Mel Gorman <mgorman@xxxxxxx> writes:

> On Tue, Feb 18, 2020 at 04:26:29PM +0800, Huang, Ying wrote:
>> From: Huang Ying <ying.huang@xxxxxxxxx>
>> 
>> In a memory tiering system, if the memory size of the workloads is
>> smaller than that of the faster memory (e.g. DRAM) nodes, all pages of
>> the workloads should be put in the faster memory nodes.  But this
>> makes it unnecessary to use slower memory (e.g. PMEM) at all.
>> 
>> So in common cases, the memory size of the workload should be larger
>> than that of the faster memory nodes.  And to optimize the
>> performance, the hot pages should be promoted to the faster memory
>> nodes while the cold pages should be demoted to the slower memory
>> nodes.  To achieve that, we have two choices,
>> 
>> a.
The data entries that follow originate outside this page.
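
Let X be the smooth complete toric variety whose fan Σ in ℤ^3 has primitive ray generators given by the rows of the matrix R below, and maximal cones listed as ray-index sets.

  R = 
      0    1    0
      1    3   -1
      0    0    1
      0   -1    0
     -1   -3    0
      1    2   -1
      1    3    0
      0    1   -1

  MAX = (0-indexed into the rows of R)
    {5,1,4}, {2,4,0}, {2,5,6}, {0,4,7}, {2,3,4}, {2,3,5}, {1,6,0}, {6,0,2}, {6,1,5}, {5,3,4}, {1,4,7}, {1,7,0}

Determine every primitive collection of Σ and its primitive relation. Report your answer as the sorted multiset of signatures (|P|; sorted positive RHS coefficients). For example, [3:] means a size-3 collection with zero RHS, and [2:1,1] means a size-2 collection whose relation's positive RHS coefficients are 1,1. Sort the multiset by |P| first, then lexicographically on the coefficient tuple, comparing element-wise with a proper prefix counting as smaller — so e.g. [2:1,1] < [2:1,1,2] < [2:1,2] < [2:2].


Δ(Σ) — 8 vertices, 12 min non-faces:

  • {0,3}:  v_{0} + v_{3} = 0  so sig = [2:]
  • {4,6}:  v_{4} + v_{6} = 0  so sig = [2:]
  • {0,5}:  v_{0} + v_{5} = v_{1}  so sig = [2:1]
  • {1,2}:  v_{1} + v_{2} = v_{6}  so sig = [2:1]
  • {1,3}:  v_{1} + v_{3} = v_{5}  so sig = [2:1]
  • {2,7}:  v_{2} + v_{7} = v_{0}  so sig = [2:1]
  • {3,6}:  v_{3} + v_{6} = v_{2} + v_{5}  so sig = [2:1,1]
  • {3,7}:  v_{3} + v_{7} = v_{1} + v_{4}  so sig = [2:1,1]
  • {6,7}:  v_{6} + v_{7} = v_{0} + v_{1}  so sig = [2:1,1]
  • {5,7}:  v_{5} + v_{7} = 2·v_{1} + v_{4}  so sig = [2:1,2]
  • {0,1,4}:  v_{0} + v_{1} + v_{4} = v_{7}  so sig = [3:1]
  • {2,4,5}:  v_{2} + v_{4} + v_{5} = v_{3}  so sig = [3:1]

Signatures (|P|; sorted positive RHS coefficients), sorted:
    [2:]
    [2:]
    [2:1]
    [2:1]
    [2:1]
    [2:1]
    [2:1,1]
    [2:1,1]
    [2:1,1]
    [2:1,2]
    [3:1]
    [3:1]


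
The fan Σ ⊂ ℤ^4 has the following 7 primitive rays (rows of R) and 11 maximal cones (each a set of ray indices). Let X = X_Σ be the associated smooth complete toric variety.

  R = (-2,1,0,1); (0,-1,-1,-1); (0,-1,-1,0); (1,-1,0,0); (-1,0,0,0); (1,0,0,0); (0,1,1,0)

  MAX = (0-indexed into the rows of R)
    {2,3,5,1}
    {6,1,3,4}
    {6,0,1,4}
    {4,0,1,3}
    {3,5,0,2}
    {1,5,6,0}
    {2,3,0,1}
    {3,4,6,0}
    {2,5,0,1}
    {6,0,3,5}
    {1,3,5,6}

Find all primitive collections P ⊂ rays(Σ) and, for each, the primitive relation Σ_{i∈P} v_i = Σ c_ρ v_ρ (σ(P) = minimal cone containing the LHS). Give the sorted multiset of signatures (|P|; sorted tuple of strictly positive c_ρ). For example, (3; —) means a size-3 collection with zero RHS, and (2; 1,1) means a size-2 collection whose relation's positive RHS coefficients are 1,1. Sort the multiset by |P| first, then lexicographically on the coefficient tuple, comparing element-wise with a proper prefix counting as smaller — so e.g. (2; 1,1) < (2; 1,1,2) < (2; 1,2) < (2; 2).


|primitive collections| = 5. Relations:

  • {2,6}:  v_{2} + v_{6} = 0  →  sig = (2; —)
  • {4,5}:  v_{4} + v_{5} = 0  →  sig = (2; —)
  • {2,4}:  v_{2} + v_{4} = v_{0} + v_{1} + v_{3}  →  sig = (2; 1,1,1)
  • {0,1,3,5}:  v_{0} + v_{1} + v_{3} + v_{5} = v_{2}  →  sig = (4; 1)
  • {0,1,3,6}:  v_{0} + v_{1} + v_{3} + v_{6} = v_{4}  →  sig = (4; 1)

Signatures (|P|; sorted positive RHS coefficients), sorted:
[(2; —), (2; —), (2; 1,1,1), (4; 1), (4; 1)]


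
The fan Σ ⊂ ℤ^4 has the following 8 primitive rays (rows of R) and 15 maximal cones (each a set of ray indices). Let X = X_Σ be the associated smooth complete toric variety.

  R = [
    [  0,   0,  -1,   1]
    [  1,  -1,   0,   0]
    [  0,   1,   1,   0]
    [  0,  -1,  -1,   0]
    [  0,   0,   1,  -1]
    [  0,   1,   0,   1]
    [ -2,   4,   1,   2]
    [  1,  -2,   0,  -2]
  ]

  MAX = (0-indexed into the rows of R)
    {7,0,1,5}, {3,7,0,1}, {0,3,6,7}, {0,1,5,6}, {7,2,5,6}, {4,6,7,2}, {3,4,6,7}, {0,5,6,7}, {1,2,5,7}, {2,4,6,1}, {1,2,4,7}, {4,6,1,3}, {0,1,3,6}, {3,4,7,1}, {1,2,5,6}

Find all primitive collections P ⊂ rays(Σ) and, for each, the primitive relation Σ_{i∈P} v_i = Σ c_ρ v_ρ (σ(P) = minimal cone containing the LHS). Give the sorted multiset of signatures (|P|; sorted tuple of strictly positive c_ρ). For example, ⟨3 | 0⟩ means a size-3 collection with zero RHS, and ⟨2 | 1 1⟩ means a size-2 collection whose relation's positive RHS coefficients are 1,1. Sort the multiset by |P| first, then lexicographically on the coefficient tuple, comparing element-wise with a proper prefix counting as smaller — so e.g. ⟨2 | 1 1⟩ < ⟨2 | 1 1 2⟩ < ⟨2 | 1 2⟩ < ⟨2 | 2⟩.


Primitive collections (6):

  P={0,4}:  v_{0} + v_{4} = 0 — sig = ⟨2 | 0⟩
  P={2,3}:  v_{2} + v_{3} = 0 — sig = ⟨2 | 0⟩
  P={0,2}:  v_{0} + v_{2} = v_{5} — sig = ⟨2 | 1⟩
  P={3,5}:  v_{3} + v_{5} = v_{0} — sig = ⟨2 | 1⟩
  P={4,5}:  v_{4} + v_{5} = v_{2} — sig = ⟨2 | 1⟩
  P={1,6,7}:  v_{1} + v_{6} + v_{7} = v_{2} — sig = ⟨3 | 1⟩

Hence PRS(X_Σ) =
[⟨2 | 0⟩, ⟨2 | 0⟩, ⟨2 | 1⟩, ⟨2 | 1⟩, ⟨2 | 1⟩, ⟨3 | 1⟩]


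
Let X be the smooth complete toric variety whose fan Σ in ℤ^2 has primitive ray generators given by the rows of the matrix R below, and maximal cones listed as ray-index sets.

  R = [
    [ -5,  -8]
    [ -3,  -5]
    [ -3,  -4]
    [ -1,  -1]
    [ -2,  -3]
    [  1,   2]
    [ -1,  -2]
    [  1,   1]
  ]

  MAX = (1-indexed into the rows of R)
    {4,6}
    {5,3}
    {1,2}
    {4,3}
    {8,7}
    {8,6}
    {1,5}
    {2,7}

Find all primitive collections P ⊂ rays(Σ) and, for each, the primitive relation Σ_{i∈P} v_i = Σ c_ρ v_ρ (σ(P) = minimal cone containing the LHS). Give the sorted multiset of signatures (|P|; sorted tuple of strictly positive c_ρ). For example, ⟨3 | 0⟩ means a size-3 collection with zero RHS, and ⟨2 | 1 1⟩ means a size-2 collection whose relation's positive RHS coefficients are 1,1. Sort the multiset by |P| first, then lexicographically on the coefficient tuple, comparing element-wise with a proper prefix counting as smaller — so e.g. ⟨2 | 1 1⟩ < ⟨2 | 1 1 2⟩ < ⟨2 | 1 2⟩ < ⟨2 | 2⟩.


Minimal non-faces — 20 found among 8 rays, 8 max cones:

  • {4,8}:  v_{4} + v_{8} = 0 — sig = ⟨2 | 0⟩
  • {6,7}:  v_{6} + v_{7} = 0 — sig = ⟨2 | 0⟩
  • {2,5}:  v_{2} + v_{5} = v_{1} — sig = ⟨2 | 1⟩
  • {2,6}:  v_{2} + v_{6} = v_{5} — sig = ⟨2 | 1⟩
  • {3,8}:  v_{3} + v_{8} = v_{5} — sig = ⟨2 | 1⟩
  • {4,5}:  v_{4} + v_{5} = v_{3} — sig = ⟨2 | 1⟩
  • {4,7}:  v_{4} + v_{7} = v_{5} — sig = ⟨2 | 1⟩
  • {5,6}:  v_{5} + v_{6} = v_{4} — sig = ⟨2 | 1⟩
  • {5,7}:  v_{5} + v_{7} = v_{2} — sig = ⟨2 | 1⟩
  • {5,8}:  v_{5} + v_{8} = v_{7} — sig = ⟨2 | 1⟩
  • {1,8}:  v_{1} + v_{8} = v_{2} + v_{7} — sig = ⟨2 | 1 1⟩
  • {1,6}:  v_{1} + v_{6} = 2·v_{5} — sig = ⟨2 | 2⟩
  • {1,7}:  v_{1} + v_{7} = 2·v_{2} — sig = ⟨2 | 2⟩
  • {2,4}:  v_{2} + v_{4} = 2·v_{5} — sig = ⟨2 | 2⟩
  • {2,8}:  v_{2} + v_{8} = 2·v_{7} — sig = ⟨2 | 2⟩
  • {3,6}:  v_{3} + v_{6} = 2·v_{4} — sig = ⟨2 | 2⟩
  • {3,7}:  v_{3} + v_{7} = 2·v_{5} — sig = ⟨2 | 2⟩
  • {1,4}:  v_{1} + v_{4} = 3·v_{5} — sig = ⟨2 | 3⟩
  • {2,3}:  v_{2} + v_{3} = 3·v_{5} — sig = ⟨2 | 3⟩
  • {1,3}:  v_{1} + v_{3} = 4·v_{5} — sig = ⟨2 | 4⟩

Signatures (|P|; sorted positive RHS coefficients), sorted:
    ⟨2 | 0⟩
    ⟨2 | 0⟩
    ⟨2 | 1⟩
    ⟨2 | 1⟩
    ⟨2 | 1⟩
    ⟨2 | 1⟩
    ⟨2 | 1⟩
    ⟨2 | 1⟩
    ⟨2 | 1⟩
    ⟨2 | 1⟩
    ⟨2 | 1 1⟩
    ⟨2 | 2⟩
    ⟨2 | 2⟩
    ⟨2 | 2⟩
    ⟨2 | 2⟩
    ⟨2 | 2⟩
    ⟨2 | 2⟩
    ⟨2 | 3⟩
    ⟨2 | 3⟩
    ⟨2 | 4⟩


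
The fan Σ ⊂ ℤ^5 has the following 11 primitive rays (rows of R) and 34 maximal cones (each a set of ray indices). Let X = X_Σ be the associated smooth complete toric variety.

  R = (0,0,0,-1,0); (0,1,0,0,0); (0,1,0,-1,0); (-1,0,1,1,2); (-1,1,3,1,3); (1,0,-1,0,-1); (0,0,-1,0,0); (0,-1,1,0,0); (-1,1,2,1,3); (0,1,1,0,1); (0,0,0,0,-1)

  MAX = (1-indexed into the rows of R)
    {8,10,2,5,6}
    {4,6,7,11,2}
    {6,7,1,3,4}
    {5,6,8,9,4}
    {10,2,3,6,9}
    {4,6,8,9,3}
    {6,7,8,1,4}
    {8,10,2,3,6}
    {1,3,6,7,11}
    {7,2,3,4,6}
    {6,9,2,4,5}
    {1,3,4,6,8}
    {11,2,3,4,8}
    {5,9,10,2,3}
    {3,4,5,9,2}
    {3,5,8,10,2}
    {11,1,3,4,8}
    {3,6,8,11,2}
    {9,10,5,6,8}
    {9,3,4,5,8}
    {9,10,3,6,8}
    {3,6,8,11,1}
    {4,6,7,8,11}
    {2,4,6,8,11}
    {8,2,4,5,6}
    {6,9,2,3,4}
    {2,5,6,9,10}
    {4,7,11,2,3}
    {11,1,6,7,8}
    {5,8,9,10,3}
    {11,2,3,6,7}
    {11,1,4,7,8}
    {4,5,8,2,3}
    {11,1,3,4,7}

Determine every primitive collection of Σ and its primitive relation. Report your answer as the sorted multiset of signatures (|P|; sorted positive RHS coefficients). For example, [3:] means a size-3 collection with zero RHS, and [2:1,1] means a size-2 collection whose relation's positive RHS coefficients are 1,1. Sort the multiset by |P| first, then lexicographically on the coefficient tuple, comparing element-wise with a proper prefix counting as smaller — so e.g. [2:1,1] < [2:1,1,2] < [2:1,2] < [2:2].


The 18 primitive collections of Σ (r=11, n=5):

  P={1,2}:  v_{1} + v_{2} = v_{3}  so sig = [2:1]
  P={4,10}:  v_{4} + v_{10} = v_{9}  so sig = [2:1]
  P={5,7}:  v_{5} + v_{7} = v_{9}  so sig = [2:1]
  P={1,5}:  v_{1} + v_{5} = v_{3} + v_{8} + v_{9}  so sig = [2:1,1,1]
  P={7,10}:  v_{7} + v_{10} = v_{3} + v_{4} + v_{6}  so sig = [2:1,1,1]
  P={1,10}:  v_{1} + v_{10} = 2·v_{3} + v_{4} + v_{6} + v_{8}  so sig = [2:1,1,1,2]
  P={7,9}:  v_{7} + v_{9} = v_{3} + 2·v_{4} + v_{6}  so sig = [2:1,1,2]
  P={9,11}:  v_{9} + v_{11} = 2·v_{2} + v_{4} + v_{8}  so sig = [2:1,1,2]
  P={1,9}:  v_{1} + v_{9} = 2·v_{3} + 2·v_{4} + v_{6} + v_{8}  so sig = [2:1,1,2,2]
  P={10,11}:  v_{10} + v_{11} = 2·v_{2} + v_{8}  so sig = [2:1,2]
  P={5,11}:  v_{5} + v_{11} = 3·v_{2} + v_{4} + 2·v_{8}  so sig = [2:1,2,3]
  P={2,7,8}:  v_{2} + v_{7} + v_{8} = 0  so sig = [3:]
  P={2,8,9}:  v_{2} + v_{8} + v_{9} = v_{5}  so sig = [3:1]
  P={3,7,8}:  v_{3} + v_{7} + v_{8} = v_{1}  so sig = [3:1]
  P={3,5,6}:  v_{3} + v_{5} + v_{6} = 2·v_{10}  so sig = [3:2]
  P={1,4,6,11}:  v_{1} + v_{4} + v_{6} + v_{11} = 0  so sig = [4:]
  P={3,4,6,11}:  v_{3} + v_{4} + v_{6} + v_{11} = v_{2}  so sig = [4:1]
  P={2,3,4,6,8}:  v_{2} + v_{3} + v_{4} + v_{6} + v_{8} = v_{10}  so sig = [5:1]

so the primitive-relation signature multiset is
    [2:1]
    [2:1]
    [2:1]
    [2:1,1,1]
    [2:1,1,1]
    [2:1,1,1,2]
    [2:1,1,2]
    [2:1,1,2]
    [2:1,1,2,2]
    [2:1,2]
    [2:1,2,3]
    [3:]
    [3:1]
    [3:1]
    [3:2]
    [4:]
    [4:1]
    [5:1]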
Promote the hot pages from the slower memory node to the faster
>>    memory node.  This will create some memory pressure in the faster
>>    memory node, thus trigger the memory reclaiming, where the cold
>>    pages will be demoted to the slower memory node.
>> 
>> b. Demote the cold pages from faster memory node to the slower memory
>>    node.  This will create some free memory space in the faster memory
>>    node, and the hot pages in the slower memory node could be promoted
>>    to the faster memory node.
>> 
>> The choice "a" will create the memory pressure in the faster memory
>> node.  If the memory pressure of the workload is high too, the memory
>> pressure may become so high that the memory allocation latency of the
>> workload is influenced, e.g. the direct reclaiming may be triggered.
>> 
>> The choice "b" works much better at this aspect.  If the memory
>> pressure of the workload is high, it will consume the free memory and
>> the hot pages promotion will stop earlier if its allocation watermark
>> is higher than that of the normal memory allocation.
>> 
>> In this patch, choice "b" is implemented.  If memory tiering NUMA
>> balancing mode is enabled, the node isn't the slowest node, and the
>> free memory size of the node is below the high watermark, the kswapd
>> of the node will be waken up to free some memory until the free memory
>> size is above the high watermark + autonuma promotion rate limit.  If
>> the free memory size is below the high watermark, autonuma promotion
>> will stop working.  This avoids to create too much memory pressure to
>> the system.
>> 
>> Signed-off-by: "Huang, Ying" <ying.huang@xxxxxxxxx>
>
> Unfortunately I stopped reading at this point. It depends on another series
> entirely and they really need to be presented together instead of relying
> on searching mail archives to find other patches to try assemble the full
> picture :(. Ideally each stage would have supporting data showing roughly
> how it behaves at each major stage. I know this will be a pain but the
> original NUMA balancing had the same problem and ultimately started with
> one large series that got the basics right followed by other series that
> improved it in stages. That process is *still* ongoing today.

Sorry for inconvenience, we will post a new patchset including both
series and add supporting data at each major stage when possible.

Best Regards,
Huang, Ying